Le Bénin a choisi de ne pas laisser les groupes armés dicter le tempo. Alors que la menace terroriste continue de peser sur les frontières du nord du pays, l’exécutif béninois a opté pour une doctrine claire : devancer l’adversaire plutôt que de subir ses coups. C’est dans cette logique que plusieurs établissements scolaires situés dans les zones rouges de l’Atacora et de l’Alibori ont été fermés et relocalisés vers des sites sécurisés.
Une stratégie de prévention qui coupe l’herbe sous le pied des assaillants
En prenant les devants, les autorités béninoises neutralisent le principal atout des groupes armés non étatiques : l’effet de surprise. Dans plusieurs pays voisins, les écoles ont été la cible d’incursions violentes, avec pour objectif de déstabiliser le système éducatif et de semer la panique dans les communautés rurales. Le Bénin, en organisant le repli des classes avant qu’un drame ne survienne, refuse le scénario de la réaction tardive.

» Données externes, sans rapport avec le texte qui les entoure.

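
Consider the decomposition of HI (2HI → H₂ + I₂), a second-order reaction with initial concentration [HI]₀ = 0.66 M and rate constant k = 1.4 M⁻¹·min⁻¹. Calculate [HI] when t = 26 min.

0.02637 M

Step 1: For a second-order reaction: 1/[HI] = 1/[HI]₀ + kt
Step 2: 1/[HI] = 1/0.66 + 1.4 × 26
Step 3: 1/[HI] = 1.515 + 36.4 = 37.92
Step 4: [HI] = 1/37.92 = 0.02637 M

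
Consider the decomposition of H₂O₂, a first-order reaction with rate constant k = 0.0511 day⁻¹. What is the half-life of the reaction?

13.56 day

Step 1: For a first-order reaction, t₁/₂ = ln(2)/k
Step 2: t₁/₂ = ln(2)/0.0511
Step 3: t₁/₂ = 0.6931/0.0511 = 13.56 day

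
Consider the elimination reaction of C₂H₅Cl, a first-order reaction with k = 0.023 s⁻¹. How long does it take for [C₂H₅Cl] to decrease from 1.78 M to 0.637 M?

44.68 s

Step 1: For first-order: t = ln([C₂H₅Cl]₀/[C₂H₅Cl])/k
Step 2: t = ln(1.78/0.637)/0.023
Step 3: t = ln(2.794)/0.023
Step 4: t = 1.028/0.023 = 44.68 s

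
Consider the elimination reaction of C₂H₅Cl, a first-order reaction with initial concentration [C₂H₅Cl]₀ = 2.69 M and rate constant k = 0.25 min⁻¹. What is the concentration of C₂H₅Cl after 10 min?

0.2208 M

Step 1: For a first-order reaction: [C₂H₅Cl] = [C₂H₅Cl]₀ × e^(-kt)
Step 2: [C₂H₅Cl] = 2.69 × e^(-0.25 × 10)
Step 3: [C₂H₅Cl] = 2.69 × e^(-2.5)
Step 4: [C₂H₅Cl] = 2.69 × 0.082085 = 0.2208 M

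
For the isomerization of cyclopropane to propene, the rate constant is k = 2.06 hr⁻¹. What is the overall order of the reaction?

first order (1)

Step 1: The units of k for an nth-order reaction are (concentration)^(1-n)·(time)⁻¹.
Step 2: Here k has units hr⁻¹, so the concentration exponent is 0.
Step 3: 1 - n = 0 ⇒ n = 1. The reaction is first order.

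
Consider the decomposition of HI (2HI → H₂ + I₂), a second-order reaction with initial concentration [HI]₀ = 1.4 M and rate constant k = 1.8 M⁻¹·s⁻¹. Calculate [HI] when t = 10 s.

0.05344 M

Step 1: For a second-order reaction: 1/[HI] = 1/[HI]₀ + kt
Step 2: 1/[HI] = 1/1.4 + 1.8 × 10
Step 3: 1/[HI] = 0.7143 + 18 = 18.71
Step 4: [HI] = 1/18.71 = 0.05344 M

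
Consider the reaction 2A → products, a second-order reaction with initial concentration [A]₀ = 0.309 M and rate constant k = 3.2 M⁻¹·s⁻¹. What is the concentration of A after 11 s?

0.02602 M

Step 1: For a second-order reaction: 1/[A] = 1/[A]₀ + kt
Step 2: 1/[A] = 1/0.309 + 3.2 × 11
Step 3: 1/[A] = 3.236 + 35.2 = 38.44
Step 4: [A] = 1/38.44 = 0.02602 M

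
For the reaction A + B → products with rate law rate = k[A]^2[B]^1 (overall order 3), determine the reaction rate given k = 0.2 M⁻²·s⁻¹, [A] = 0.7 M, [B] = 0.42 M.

0.04116 M/s

Step 1: The rate law is rate = k[A]^2[B]^1, overall order = 2+1 = 3
Step 2: Substitute values: rate = 0.2 × (0.7)^2 × (0.42)^1
Step 3: rate = 0.2 × 0.49 × 0.42 = 0.04116 M/s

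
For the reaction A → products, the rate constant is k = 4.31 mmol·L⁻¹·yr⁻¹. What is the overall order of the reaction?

zeroth order (0)

Step 1: The units of k for an nth-order reaction are (concentration)^(1-n)·(time)⁻¹.
Step 2: Here k has units mmol·L⁻¹·yr⁻¹, so the concentration exponent is 1.
Step 3: 1 - n = 1 ⇒ n = 0. The reaction is zeroth order.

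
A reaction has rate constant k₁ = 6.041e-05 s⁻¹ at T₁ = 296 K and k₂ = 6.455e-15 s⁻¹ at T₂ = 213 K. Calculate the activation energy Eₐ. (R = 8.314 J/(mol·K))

145.0 kJ/mol

Step 1: Use the two-temperature Arrhenius form: ln(k₂/k₁) = -Eₐ/R × (1/T₂ - 1/T₁)
Step 2: ln(k₂/k₁) = ln(6.455e-15/6.041e-05) = ln(1.06853e-10) = -22.9596
Step 3: 1/T₂ - 1/T₁ = 1/213 - 1/296 = 1.316457e-03 K⁻¹
Step 4: Eₐ = -R × ln(k₂/k₁) / (1/T₂ - 1/T₁) = -8.314 × -22.9596 / 1.316457e-03
Step 5: Eₐ = 1.4500e+05 J/mol = 145.0 kJ/mol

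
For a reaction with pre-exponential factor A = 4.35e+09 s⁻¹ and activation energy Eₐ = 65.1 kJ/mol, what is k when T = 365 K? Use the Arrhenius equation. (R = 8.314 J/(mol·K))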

Trois piliers pour une politique de protection civile
Cette approche s’articule autour de trois axes fondamentaux :
- La sauvegarde des vies humaines : assurer la sécurité physique des élèves, des enseignants et du personnel administratif reste la priorité absolue de toute action publique.
- La continuité pédagogique : le transfert vers des zones sécurisées s’accompagne d’un dispositif d’urgence qui comprend le déplacement des apprenants, un soutien logistique aux enseignants et l’élargissement du programme de cantines scolaires afin d’éviter le décrochage et de maintenir le lien avec l’école.
- La défense de la souveraineté territoriale : refuser d’abandonner la jeunesse à l’insécurité fait partie intégrante du maillage sécuritaire déployé par les forces de défense et de sécurité sur le terrain.
Adapter la carte scolaire : un acte de gouvernance responsable
En réorganisant sa carte scolaire en fonction des réalités du terrain, le gouvernement béninois montre qu’une gouvernance responsable ne se juge pas à sa capacité de gérer les dégâts après un drame, mais à son aptitude à évaluer les risques et à agir en amont. L’anticipation apparaît aujourd’hui comme le meilleur rempart pour préserver l’unité nationale et garantir l’éducation des générations futures.
Le modèle béninois face aux défis du Sahel
La portée de cette politique devient évidente lorsqu’on la compare à la situation qui prévaut dans les pays de l’Alliance des États du Sahel (AES) — le Burkina Faso, le Mali et le Niger. Ces États, contraints de gérer l’urgence sécuritaire après coup, ont vu plus de 10 000 établissements scolaires fermer brutalement et dans le désordre sous la pression directe des groupes armés, plongeant des millions d’enfants dans la déscolarisation et l’errance.
Proactivité contre réaction : deux trajectoires opposées
Là où le Sahel subit une crise éducative majeure imposée par l’ennemi à la suite d’attaques répétées, le Bénin fait le choix de la proactivité. En anticipant la menace et en orchestrant le transfert méthodique de ses écoles avant tout drame, l’État béninois évite l’effondrement du système d’enseignement au Nord : il ne cède pas de terrain, conserve la maîtrise de son territoire et démontre qu’une gouvernance lucide préfère réorganiser ses structures en amont plutôt que de compter ses dégâts en aval des lignes de front.